Well, legal and whatever domain the "you viewed the ads but they werent tracked so we don't get money" problem falls into. Stupid artificial barriers which are there because they solve an economic problem, that wouldn't exist in a perfect world. Game theory, maybe.


This reminds me of the bird complaining: "if only there was no air slowing me down, I would fly a lot faster".


I have the technical ability to steal lots of stuff. But yes, there are legal (and moral) obstacles that keep me from doing it.


The solution described above is pretty much what Google's AMP does. It turns out that a lot of people don't like AMP because they see it as a monopolistic way of keeping users in Google's walled garden. HN doesn't quite have a monopoly on startup/tech news, but I think the same reasons apply.


Sites opt-in to AMP, so copyright is less of an issue there.


You'd be OK with putting a ton of work into something, and then having it cached/ripoffed somewhere else?


Google and the Internet Archive already caches it. Also, if your work goes down for whatever (perhaps legal) reason, you know that people can still benefit from it.

Caching it for when a site is overloaded is not ripping it off, just like sending copies of works to the British Library for archival purposes is not ripping the original work off.


The trick in this solution is deciding when to flip the switch for the cached version.

Perhaps a simple GET to the URL ever 60s. If you receive 5 non-200 responses in a row, then the HN link points to the archive.is version. Same method in reverse for bringing it back.


That sounds like it would DDoS the site. Even better: monitor the comments for "site is down", or just provide a link to google's cached version as a button (Even better than the 'web' link we have at the moment).


> That sounds like it would DDoS the site

How would one request per minute from a single server DoS the site, let alone DDoS it?


Both of those sites can be instructed not to store copies of your pages for their caches or archives; and they will dutifully follow your instructions.

Also, the library analogy doesn't work in copyright law. Copyright protects the act of copying, not the act of transferring an already-authorized copy of a work to someone else.


Could we pull up the real page from the actual domain in a full-window iframe and then replace it with the cached version if it fails to load?


That will fail for a lot of websites since X-Frame-Options is becoming more common: https://developer.mozilla.org/en-US/docs/Web/HTTP/Headers/X-...


This post has only 30upvotes right now, I'm surprised that website couldn't hold it. My WP blog hosted for ~3euro/month was a few times here on top with 600UV, on reddit, according to GA with 3600 people online at the same time... and it didn't die to my surprise. I would rather say that hosting is... not performing well.

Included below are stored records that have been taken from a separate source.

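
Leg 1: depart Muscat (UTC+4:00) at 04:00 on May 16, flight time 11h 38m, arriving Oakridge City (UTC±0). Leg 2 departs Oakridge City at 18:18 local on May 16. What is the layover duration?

6 hours 40 minutes

Convert departure to UTC: 04:00 − 4:00 = 00:00 UTC on May 16.
Add 11 hours and 38 minutes flight time → 11:38 UTC.
Oakridge City is UTC+0, so local arrival is the same: 11:38 on May 16.
Layover = 18:18 − 11:38 = 6 hours 40 minutes.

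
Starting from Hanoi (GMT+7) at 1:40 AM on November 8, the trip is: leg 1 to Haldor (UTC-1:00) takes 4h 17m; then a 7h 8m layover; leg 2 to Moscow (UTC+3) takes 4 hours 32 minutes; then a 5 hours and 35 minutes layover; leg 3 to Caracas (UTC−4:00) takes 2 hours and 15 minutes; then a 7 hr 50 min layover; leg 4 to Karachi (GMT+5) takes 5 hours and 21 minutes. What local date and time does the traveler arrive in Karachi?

Convert departure to UTC: 1:40 AM − 7:00 = 6:40 PM UTC on Nov 7.
Add 4 hours and 17 minutes leg 1 → 10:57 PM UTC.
Add 7 hours and 8 minutes layover in Haldor → 6:05 AM UTC (Nov 8).
Add 4 hours and 32 minutes leg 2 → 10:37 AM UTC.
Add 5 hours 35 minutes layover in Moscow → 4:12 PM UTC.
Add 2 hours 15 minutes leg 3 → 6:27 PM UTC.
Add 7 hours and 50 minutes layover in Caracas → 2:17 AM UTC (Nov 9).
Add 5 hours 21 minutes leg 4 → 7:38 AM UTC.
Karachi is UTC+5:00, so local arrival = 7:38 AM + 5:00 = 12:38 PM on Nov 9.

12:38 PM on November 9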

Upvotes are probably not a good estimate of traffic from HN hitting a site for a multitude of reasons, for example:

- not everyone upvotes

- there's probably a substantial number of users who are content to read articles but have never had a login (I did for two years)

- social media amplification.


I know, that's why I mentioned reddit too.

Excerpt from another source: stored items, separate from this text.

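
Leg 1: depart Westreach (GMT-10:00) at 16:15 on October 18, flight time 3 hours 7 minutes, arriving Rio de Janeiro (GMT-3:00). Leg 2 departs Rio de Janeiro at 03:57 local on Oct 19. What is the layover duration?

1 hour 35 minutes

Convert departure to UTC: 16:15 + 10:00 = 02:15 UTC on Oct 19.
Add 3 hours and 7 minutes flight time → 05:22 UTC.
Rio de Janeiro is UTC−3:00, so local arrival = 05:22 − 3:00 = 02:22 on Oct 19.
Layover = 03:57 − 02:22 = 1 hour 35 minutes.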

That 503 looked like apache mod_security throttling.


That hinges on the assumption that most (or even a non-negligible amount of) visitors will upvote the article.


Static pages vs something like WordPress?


try using fullhn.com


This is useful.




Archive.is is not related to web.archive.org, and the short URL is not a 'tiny' version of the latter. (That said, I agree with the general advice and think that tiny-fied URLs break the web.)


Shortened urls are gods way of giving you surprise goatse. Avoid. Always.


As if non-short URL's can be trusted...

https://archive.is/umsFk#http://disney.com

Or all the phishing domains...


Apparently not enough performance.


The HN hug of death.


Seems like posting to HN is a good way to trigger a DDOS


HN the new /.


/. was the original, but since then sites like Reddit and HN, never mind facebook or G+, can also trigger a traffic spike.

I seem to recall that the blog of some physicist hit the front of multiple such sites on the same day, effectively taking down the whole hosting service.